The best way to fix it is to do it regularly. Some businesses track their expenses in a notebook or spreadsheet. An affordable financial management platform like Cared for, connects to the company’s bank account and credit card and can turn your receipts, invoices and bills into searchable digital documents, linking them to your bank details. These platforms also provide precisely the type of information your tax accountant will need to prepare and file your tax returns, which can save you time and money at tax time. Turnkey solutions exist that can help you manage your books and see exactly where the business is in real time, from your computer or on your mobile phone.

Look for a solution that automates essential accounting reports, such as P&Ls, cash flow statements, balance sheets, and expense reports. At the same time, the platform should provide instant insight into your cash balance, sales total, and top expenses. A complete financial management platform would also allow you to create and send personalized invoices from your computer or mobile device. Such a platform should also allow customers to make bank transfers or credit card payments with a single click. It would be just as easy to move data from whatever you currently use. Even better, it would be designed to be easily understood and easy to use for business owners who are not accounting experts.

Be careful

You can do a lot without an accountant if you have the right financial management platform. You should always pay attention to these things (and use whatever software you get to help you do this):

Watch your cash flow. If your bills are paid late or not at all, you lose opportunities to grow your business (and may even find yourself unable to pay your own bills, risking your future)

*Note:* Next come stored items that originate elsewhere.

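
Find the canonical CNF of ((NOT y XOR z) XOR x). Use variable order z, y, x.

(z OR y OR NOT x) AND (z OR NOT y OR x) AND (NOT z OR y OR x) AND (NOT z OR NOT y OR NOT x)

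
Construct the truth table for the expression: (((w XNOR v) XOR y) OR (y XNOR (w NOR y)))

w | y | v | Output
------------------
0 | 0 | 0 | 1
0 | 0 | 1 | 0
0 | 1 | 0 | 0
0 | 1 | 1 | 1
1 | 0 | 0 | 1
1 | 0 | 1 | 1
1 | 1 | 0 | 1
1 | 1 | 1 | 0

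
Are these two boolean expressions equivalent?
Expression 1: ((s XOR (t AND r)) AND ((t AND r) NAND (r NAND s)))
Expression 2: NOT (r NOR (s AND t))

No. Counterexample: with t=0, s=0, r=1, Expression 1 = 0 but Expression 2 = 1.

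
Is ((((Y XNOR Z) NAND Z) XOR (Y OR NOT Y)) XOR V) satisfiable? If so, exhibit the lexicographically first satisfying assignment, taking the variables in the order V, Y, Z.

V=0, Y=1, Z=1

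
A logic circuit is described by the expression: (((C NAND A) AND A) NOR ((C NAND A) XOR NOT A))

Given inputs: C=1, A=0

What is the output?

Substituting: (((1 NAND 0) AND 0) NOR ((1 NAND 0) XOR NOT 0))
= 1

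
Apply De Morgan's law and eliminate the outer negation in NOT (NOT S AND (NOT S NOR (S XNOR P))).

S OR NOT (NOT S NOR (S XNOR P))
De Morgan's: NOT(AND of terms) = OR of negations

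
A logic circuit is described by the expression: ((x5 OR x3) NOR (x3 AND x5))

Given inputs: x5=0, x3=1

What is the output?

Substituting: ((0 OR 1) NOR (1 AND 0))
= 0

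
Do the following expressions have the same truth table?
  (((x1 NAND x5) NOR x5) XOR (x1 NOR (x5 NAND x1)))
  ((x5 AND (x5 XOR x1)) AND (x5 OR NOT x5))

No. Counterexample: with x5=1, x1=0, Expression 1 = 0 but Expression 2 = 1.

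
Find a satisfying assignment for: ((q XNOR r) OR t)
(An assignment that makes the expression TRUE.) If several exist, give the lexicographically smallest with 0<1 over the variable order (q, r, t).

q=0, r=0, t=0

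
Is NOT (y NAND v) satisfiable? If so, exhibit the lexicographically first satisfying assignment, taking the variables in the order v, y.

v=1, y=1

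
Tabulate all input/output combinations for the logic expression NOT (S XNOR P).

S | P | Output
--------------
0 | 0 | 0
0 | 1 | 1
1 | 0 | 1
1 | 1 | 0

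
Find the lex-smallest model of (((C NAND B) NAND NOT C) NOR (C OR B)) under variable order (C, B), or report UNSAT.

C=0, B=0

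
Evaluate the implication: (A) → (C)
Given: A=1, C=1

Antecedent (A) = 1; consequent (C) = 1.
1 → 1 = 1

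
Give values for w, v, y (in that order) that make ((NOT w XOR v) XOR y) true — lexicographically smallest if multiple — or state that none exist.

w=0, v=0, y=0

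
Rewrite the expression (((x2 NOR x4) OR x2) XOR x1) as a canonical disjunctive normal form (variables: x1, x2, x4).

(NOT x1 AND NOT x2 AND NOT x4) OR (NOT x1 AND x2 AND NOT x4) OR (NOT x1 AND x2 AND x4) OR (x1 AND NOT x2 AND x4)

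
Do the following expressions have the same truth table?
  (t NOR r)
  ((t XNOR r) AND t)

No. Counterexample: with t=0, r=0, Expression 1 = 1 but Expression 2 = 0.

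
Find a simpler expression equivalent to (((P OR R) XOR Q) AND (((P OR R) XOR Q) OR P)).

By absorption (E AND (E OR v) = E):
= ((P OR R) XOR Q)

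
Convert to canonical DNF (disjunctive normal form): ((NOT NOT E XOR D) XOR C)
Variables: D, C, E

(NOT D AND NOT C AND E) OR (NOT D AND C AND NOT E) OR (D AND NOT C AND NOT E) OR (D AND C AND E)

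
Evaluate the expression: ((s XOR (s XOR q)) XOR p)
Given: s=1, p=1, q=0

Substituting: ((1 XOR (1 XOR 0)) XOR 1)
= 1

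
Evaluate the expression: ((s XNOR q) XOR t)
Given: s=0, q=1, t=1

Substituting: ((0 XNOR 1) XOR 1)
= 1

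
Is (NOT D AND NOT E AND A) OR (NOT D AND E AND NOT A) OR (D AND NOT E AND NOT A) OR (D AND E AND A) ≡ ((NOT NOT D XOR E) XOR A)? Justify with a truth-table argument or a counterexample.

Yes, they are equivalent — the two output columns agree on all 8 assignments:
D | E | A | Expression 1 | Expression 2
---------------------------------------
0 | 0 | 0 | 0 | 0
0 | 0 | 1 | 1 | 1
0 | 1 | 0 | 1 | 1
0 | 1 | 1 | 0 | 0
1 | 0 | 0 | 1 | 1
1 | 0 | 1 | 0 | 0
1 | 1 | 0 | 0 | 0
1 | 1 | 1 | 1 | 1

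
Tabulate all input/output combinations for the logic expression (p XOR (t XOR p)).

t | p | Output
--------------
0 | 0 | 0
0 | 1 | 0
1 | 0 | 1
1 | 1 | 1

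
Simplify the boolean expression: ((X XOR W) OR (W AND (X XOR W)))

By absorption (E OR (E AND v) = E):
= (X XOR W)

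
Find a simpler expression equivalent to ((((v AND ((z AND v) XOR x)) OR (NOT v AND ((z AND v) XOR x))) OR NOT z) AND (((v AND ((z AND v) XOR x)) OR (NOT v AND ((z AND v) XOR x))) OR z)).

By distribution ((E OR v) AND (E OR NOT v) = E) then distribution ((E AND v) OR (E AND NOT v) = E):
= ((z AND v) XOR x)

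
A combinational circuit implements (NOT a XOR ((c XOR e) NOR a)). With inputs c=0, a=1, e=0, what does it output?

Substituting: (NOT 1 XOR ((0 XOR 0) NOR 1))
= 0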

Look where your money is coming from. By accepting credit card and digital payments, it becomes easy to monitor your business activity, and customers even prefer to pay this way. You can even explore online payment options such as bank transfers or credit/debit card payments.

Watch regularly. When you know the financial health of your business, you will be able to act on financial problems and solve them before they become a crisis.

Beware of the IRS. Remember to set aside money to pay your estimated taxes when they are due each quarter. And prepare for the eventuality IRS audit keeping your records carefully. (See tips above on a financial management system.) Mike Michalowiczauthor of profit firstrecommends opening a separate account just for your tax money and making periodic payments into it.

When you regularly monitor your business records, you’ll find that you’re able to breathe a sigh of relief and spend the time you’ve saved on the things that keep your plumbing business cash flowing. Take a home visit to your own books and choose the accounting solution that’s right for you.

Garrett Baird is President and CEO of The Neat Company (Neat). He joined the company in 2020 to lead its entry into the digital accounting space, helping small business owners spend more time growing their business while turning mundane accounting into actionable insight.